Personal information
- Full name: Keith Alexander McKenzie
- Date of birth: 26 April 1922
- Place of birth: South Melbourne, Victoria
- Date of death: 8 January 2018 (aged 95)
- Original team(s): North Melbourne Colts

Playing career^{1}
- Years: Club / Games (Goals)
- 1944–1951: North Melbourne / 130 (12)
- 1952–1954: Moorabbin (VFA) / 046 (21)
- Total:  / 176 (33)

Coaching career
- Years: Club / Games (W–L–D)
- 1966–1970: North Melbourne / 82 (23–57–2)
- 1972, 1975: Carlton / 02 00(2–0–0)
- Total:  / 84 (25–57–2)
- ^{1} Playing statistics correct to the end of 1954.

= Keith McKenzie (Australian footballer) =

Australian rules footballer and coach (1922–2018)

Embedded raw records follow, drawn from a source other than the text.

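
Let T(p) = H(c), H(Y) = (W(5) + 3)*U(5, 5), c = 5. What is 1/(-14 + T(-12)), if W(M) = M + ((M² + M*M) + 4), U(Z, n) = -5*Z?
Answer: -1/1564 ≈ -0.00063939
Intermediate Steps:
W(M) = 4 + M + 2*M² (W(M) = M + ((M² + M²) + 4) = M + (2*M² + 4) = M + (4 + 2*M²) = 4 + M + 2*M²)
H(Y) = -1550 (H(Y) = ((4 + 5 + 2*5²) + 3)*(-5*5) = ((4 + 5 + 2*25) + 3)*(-25) = ((4 + 5 + 50) + 3)*(-25) = (59 + 3)*(-25) = 62*(-25) = -1550)
T(p) = -1550
1/(-14 + T(-12)) = 1/(-14 - 1550) = 1/(-1564) = -1/1564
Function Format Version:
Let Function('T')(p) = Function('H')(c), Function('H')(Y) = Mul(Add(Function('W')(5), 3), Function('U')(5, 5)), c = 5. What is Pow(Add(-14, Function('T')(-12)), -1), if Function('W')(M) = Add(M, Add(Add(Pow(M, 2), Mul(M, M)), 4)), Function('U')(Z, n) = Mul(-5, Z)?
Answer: Rational(-1, 1564) ≈ -0.00063939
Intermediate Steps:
Function('W')(M) = Add(4, M, Mul(2, Pow(M, 2))) (Function('W')(M) = Add(M, Add(Add(Pow(M, 2), Pow(M, 2)), 4)) = Add(M, Add(Mul(2, Pow(M, 2)), 4)) = Add(M, Add(4, Mul(2, Pow(M, 2)))) = Add(4, M, Mul(2, Pow(M, 2))))
Function('H')(Y) = -1550 (Function('H')(Y) = Mul(Add(Add(4, 5, Mul(2, Pow(5, 2))), 3), Mul(-5, 5)) = Mul(Add(Add(4, 5, Mul(2, 25)), 3), -25) = Mul(Add(Add(4, 5, 50), 3), -25) = Mul(Add(59, 3), -25) = Mul(62, -25) = -1550)
Function('T')(p) = -1550
Pow(Add(-14, Function('T')(-12)), -1) = Pow(Add(-14, -1550), -1) = Pow(-1564, -1) = Rational(-1, 1564)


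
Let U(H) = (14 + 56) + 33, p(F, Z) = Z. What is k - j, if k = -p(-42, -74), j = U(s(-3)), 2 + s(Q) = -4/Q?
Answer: -29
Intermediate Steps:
s(Q) = -2 - 4/Q
U(H) = 103 (U(H) = 70 + 33 = 103)
j = 103
k = 74 (k = -1*(-74) = 74)
k - j = 74 - 1*103 = 74 - 103 = -29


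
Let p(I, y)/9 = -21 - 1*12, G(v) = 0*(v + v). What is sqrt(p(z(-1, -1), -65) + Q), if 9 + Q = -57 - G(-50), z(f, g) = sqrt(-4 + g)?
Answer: 11*I*sqrt(3) ≈ 19.053*I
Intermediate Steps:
G(v) = 0 (G(v) = 0*(2*v) = 0)
p(I, y) = -297 (p(I, y) = 9*(-21 - 1*12) = 9*(-21 - 12) = 9*(-33) = -297)
Q = -66 (Q = -9 + (-57 - 1*0) = -9 + (-57 + 0) = -9 - 57 = -66)
sqrt(p(z(-1, -1), -65) + Q) = sqrt(-297 - 66) = sqrt(-363) = 11*I*sqrt(3)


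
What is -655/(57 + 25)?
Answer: -655/82 ≈ -7.9878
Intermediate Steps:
-655/(57 + 25) = -655/82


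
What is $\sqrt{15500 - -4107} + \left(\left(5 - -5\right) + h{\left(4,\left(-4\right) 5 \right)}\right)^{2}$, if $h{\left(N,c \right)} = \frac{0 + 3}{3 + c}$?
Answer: $\frac{27889}{289} + \sqrt{19607} \approx 236.53$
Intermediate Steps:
$h{\left(N,c \right)} = \frac{3}{3 + c}$
$\sqrt{15500 - -4107} + \left(\left(5 - -5\right) + h{\left(4,\left(-4\right) 5 \right)}\right)^{2} = \sqrt{15500 - -4107} + \left(\left(5 - -5\right) + \frac{3}{3 - 20}\right)^{2} = \sqrt{15500 + 4107} + \left(\left(5 + 5\right) + \frac{3}{3 - 20}\right)^{2} = \sqrt{19607} + \left(10 + \frac{3}{-17}\right)^{2} = \sqrt{19607} + \left(10 + 3 \left(- \frac{1}{17}\right)\right)^{2} = \sqrt{19607} + \left(10 - \frac{3}{17}\right)^{2} = \sqrt{19607} + \left(\frac{167}{17}\right)^{2} = \sqrt{19607} + \frac{27889}{289} = \frac{27889}{289} + \sqrt{19607}$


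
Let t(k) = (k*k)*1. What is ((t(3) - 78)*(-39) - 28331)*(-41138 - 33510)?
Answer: 1913974720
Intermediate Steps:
t(k) = k² (t(k) = k²*1 = k²)
((t(3) - 78)*(-39) - 28331)*(-41138 - 33510) = ((3² - 78)*(-39) - 28331)*(-41138 - 33510) = ((9 - 78)*(-39) - 28331)*(-74648) = (-69*(-39) - 28331)*(-74648) = (2691 - 28331)*(-74648) = -25640*(-74648) = 1913974720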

Keith Alexander McKenzie (26 April 1922 – 8 January 2018) was an Australian rules footballer who played for North Melbourne in the Victorian Football League (VFL).

==Family==
The son of Thomas Frederick McKenzie (1896–1955) and Olive Frances McKenzie (1896–1991), née Solly, Keith Alexander McKenzie was born at South Melbourne on 26 April 1922.

==War Service==
McKenzie enlisted to serve in the Royal Australian Air Force with his parents' permission in June 1941, aged 19. He served in Darwin and then New Guinea as a flight rigger with the 77th Squadron before moving back to Melbourne so serve at the 1st Aircraft Depot at Laverton in early 1944.

==Football==
McKenzie started his football career with the North Melbourne Colts before he enlisted, and joined North Melbourne at the start of the 1944 season. He won the Syd Barker Medal, awarded to North Melbourne's best and fairest player for the season, in his third year at the club and went on to represent Victoria five times.

After finishing his playing career, McKenzie went on to coach both North Melbourne and Carlton.